Bazen öyle bir cümleye rastlarız ki kitapta, o tek cümleden koca bir roman yazılabilir... Bu grup, işte o sözler için...
Dip Not: Her kitap için ya da her yazar için bir konu açıp, o kitaptan veya yazardan alıntıları ekleyebilirz. Bol konulu, bol alıntılı, boooollll paylaşımlı bir grup olması dileğimle :)
"Unutmanın acısı, ayrılığın acısından farklı.Ayrılık hüzne yakın, unutmak kasvete.
Yani birini er geç unutmaya mahkum olduğunu bilmenin kasvetinden bahsediyorum.
Birini yavaş yavaş unuttuğunun bilincine vardığın anların sıkıntısından bahsediyorum.
O kişinin parça parça silinip alakasız hatıraların arasına karışmasından bahsediyorum.
Belki de neden bahsettiğimi bilmiyorum, sadece üzülüyorum, vasıfsız keder."

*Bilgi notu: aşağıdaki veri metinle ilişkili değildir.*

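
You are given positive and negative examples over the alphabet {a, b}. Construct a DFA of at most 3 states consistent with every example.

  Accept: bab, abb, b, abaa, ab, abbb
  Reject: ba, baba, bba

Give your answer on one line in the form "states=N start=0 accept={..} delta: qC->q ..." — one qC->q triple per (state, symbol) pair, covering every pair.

states=3 start=0 accept={0,1} delta: 0a->0 0b->1 1a->2 1b->1 2a->0 2b->1

Grow the machine one transition at a time. Run the examples from 0; the earliest place one falls off (shortest prefix, ties alphabetical) gets sent to the lowest-numbered state that keeps every Accept/Reject pair distinguishable — a pair clashes when both reach the same state with identical unread suffix — and to a fresh state only if none does.
a: 0a undefined. 0a->0: ok.
b: 0b undefined. 0b->0: no, bab/ba meet in 0. Open state 1: 0b->1.
ba: 1a undefined. 1a->0: no, abaa/ba meet in 0. 1a->1: no, b/ba meet in 1. Open state 2: 1a->2.
bb: 1b undefined. 1b->0: no, abb/bba meet in 0. 1b->1: ok.
bab: 2b undefined. 2b->0: no, bab/baba meet in 0. 2b->1: ok.
abaa: 2a undefined. 2a->0: ok.
All examples now run through 3 states with every (state, symbol) defined. Accept strings end in {0,1}, Reject strings end in {2}; accept={0,1}.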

“Belki dersten sonra beş on dakika vakti olur, balkonda oturur çekirdek çitleriz, ice-tea içeriz. Sonra çıkarız, otobüs durağına kadar geçiririm kendisini. Otobüse biner, öğrenci kartını gösterir, otobüs hareket ettiğinde acaba hala durakta bekliyor muyum diye bakar, el sallarım, gülümser. Alçak gönüllü arzular işte, olduğu kadar.”

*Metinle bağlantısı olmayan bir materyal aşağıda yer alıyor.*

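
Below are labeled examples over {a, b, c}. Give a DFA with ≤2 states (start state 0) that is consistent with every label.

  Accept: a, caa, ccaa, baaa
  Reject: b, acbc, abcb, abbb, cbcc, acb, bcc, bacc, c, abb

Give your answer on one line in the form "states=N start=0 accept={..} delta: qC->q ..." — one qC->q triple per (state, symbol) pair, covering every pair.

states=2 start=0 accept={0} delta: 0a->0 0b->1 0c->1 1a->0 1b->1 1c->1

State merging on the prefix tree: take the shortest (then alphabetical) example prefix whose next move is undefined and point that move at state 0, else 1, else 2, ...; a target is out if some Accept/Reject pair would then sit in one state with the same input left (inseparable). If every existing state is out, open a new one.
a: 0a undefined. 0a->0: ok.
b: 0b undefined. 0b->0: no, a/b meet in 0. Open state 1: 0b->1.
c: 0c undefined. 0c->0: no, a/c meet in 0. 0c->1: ok.
ba: 1a undefined. 1a->0: ok.
bc: 1c undefined. 1c->0: no, a/bacc meet in 0. 1c->1: ok.
cb: 1b undefined. 1b->0: no, a/abcb meet in 0. 1b->1: ok.
All examples now run through 2 states with every (state, symbol) defined. Accept strings end in {0}, Reject strings end in {1}; accept={0}.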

"Bu hayatta rastgele çevirdiği telefon numaralarında karşısına çıkan seslerden başka kimsesi kalmamış birisiyim. Belki de ben senin şuuraltınım."
“Beni boş ver. Konu ben değilim ki. Hiçbir zaman da olmadım. Asıl sen kimsin? Senin heyecanların neler, tutkuların neler? Hayal kırıklıkların neler? Şu hayatta başın sıkıştığında ilk kimi ararsın? Seni karşılıksız seven insan kimdir, ne bok yersen ye seni bağrına basacak olan kimdir? Eğer böyle biri varsa bu akşam onu ara, halini hatırını sor bu vesileyle. Yoksa sen de bir gün benim gibi yapayalnız kaldığında, ufacık bir şeyi danışmak için bile arayacak kimseyi bulamazsın. Bu sözlerimi harcanmış yılların manifestosu olarak kabul edebilirsin. Çünkü tecrübe ıstıraptır güzelim ve zannettiğinden daha fazla ıstırap çektim. İstersen sonra yine araşalım, daha 64 dakika bedava konuşma hakkım var çünkü.”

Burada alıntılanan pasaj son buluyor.